La Coupe du Monde 2026 ne pouvait pas débuter sans créer son lot d’angoisses et de sueurs froides pour certains. L’Égypte, pourtant assurée de sa place pour les 16es de finale, a vu sa pépite, Mohamed Salah, être contrainte de quitter le terrain dès la 57e minute lors du match nul décisif face à l’Iran (1-1) à Seattle. L’image du joueur de Liverpool assis sur le banc, une poche de glace appuyée sur la cuisse gauche, a fait grimper d’un cran l’inquiétude pour toute une nation. Mais en bon professionnel, le sélectionneur égyptien Hossam Hassan tente de calmer le jeu, balayant les craintes d’une blessure trop handicapante à l’approche des phases à élimination directe.
Après avoir consulté le joueur et les médecins, Hassan se veut rassurant. Il évoque une blessure « pas grave » qui nécessitera encore quelques examens, mais promet que Mohamed Salah sera prêt pour affronter l’Australie à Dallas. La compétition étant implacable, perdre son joueur clé à ce stade serait tout simplement un coup dur. Reste à voir si les promesses tiendront sur le terrain, car la pression risque d’être énorme, et l’on sait bien que dans un Mondial, rien n’est joué avant le coup de sifflet final. Pour l’Égypte, dont l’attaque repose beaucoup sur son génie, une telle nouvelle pourrait réveiller les vieux démons d’une équipe parfois friable au moment crucial.
Les incidences de la blessure de Salah pour l’équipe nationale d’Égypte
Si la blessure de Salah semble moins alarmante sur le papier, il serait naïf de croire que l’Égypte peut faire l’impasse sur son influence. Le joueur symbolise le potentiel offensif de cette équipe, capable de faire basculer n’importe quel match grâce à sa technique et sa vitesse. Le staff technique a immédiatement planifié la suite : congés pour Salah, mais aussi surveillance médicale rapprochée pour assurer une récupération rapide. Comme souvent, c’est dans ces moments précis que la profondeur du banc se révèle crucial — un véritable casse-tête pour le sélectionneur égyptien qui doit préparer ses troupes face à l’Australie sans son principal atout.

La pression est énorme sur cette compétition internationale, où la moindre faiblesse est exploitée.
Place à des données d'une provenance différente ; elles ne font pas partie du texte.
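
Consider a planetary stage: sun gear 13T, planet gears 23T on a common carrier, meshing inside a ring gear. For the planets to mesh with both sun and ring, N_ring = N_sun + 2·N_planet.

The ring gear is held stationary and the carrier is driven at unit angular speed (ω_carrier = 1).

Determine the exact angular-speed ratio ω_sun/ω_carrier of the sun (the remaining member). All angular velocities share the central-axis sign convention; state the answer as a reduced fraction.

72/13

N_ring = 13 + 2·23 = 59
13(ω_s−ω_c) = −59(ω_r−ω_c),  ω_r=0, ω_c=1
ω_s = 1 − (59/13)(0−1) = 72/13
ω_s/ω_c = 72/13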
Les Égyptiens ont brillamment navigué dans leur groupe G, mais cette blessure pourrait tout changer. Le sélectionneur Hassan a déclaré qu’il « avait parlé avec Salah qui est confiant » de retourner rapidement sur le terrain, mais on connaît le football et la façon dont une blessure peut évoluer. Selon les dernières analyses, le moindre faux pas dans la gestion de cette blessure pourrait coûter cher, voire ruiner complètement le rêve mondial pour l’Égypte.
Les déclarations du sélectionneur et les perspectives pour les 16es de finale
Avec une franchise qui force le respect, le sélectionneur Hossam Hassan n’a pas nié l’inquiétude générale, mais a préféré mettre en avant la résilience de son groupe. Il a rappelé en conférence de presse que malgré la sortie de Salah, il restait confiant : « Si Dieu le veut, ce n’est pas une grosse blessure. On a un effectif capable d’encaisser ce genre de pépins. » Un discours convenu, mais nécessaire pour ne pas plomber le moral des troupes avant le choc contre l’Australie, équipe tout aussi déterminée à accéder aux huitièmes.
Sur le terrain aussi, l’Égypte doit prouver qu’elle ne dépend pas uniquement de son joueur vedette. Cette compétition est implacable, et il est grand temps que les Pharaons montrent qu’ils ont de la ressource, surtout face à une équipe australienne bien affûtée. Pour rappel, la rencontre aura lieu le 3 juillet à Dallas, un rendez-vous crucial où chaque joueur devra rendre une copie impeccable pour faire taire les mauvaises langues qui murmurent déjà à l’oreille des Égyptiens.
Plus que jamais, suivre les évolutions des joueurs clés dans cette Coupe du Monde 2026 devient essentiel pour comprendre l’impact réel de ce tournoi. Salah reste malgré tout une menace constante pour n’importe quelle défense, et l’espoir est permis tant que le sélectionneur égyptien le garde en forme et motivé. La suite s’annonce tendue, et on ne voudrait surtout pas que cette blessure vire au cauchemar pour l’Égypte, qui a le potentiel de créer la surprise dans cette Coupe du Monde.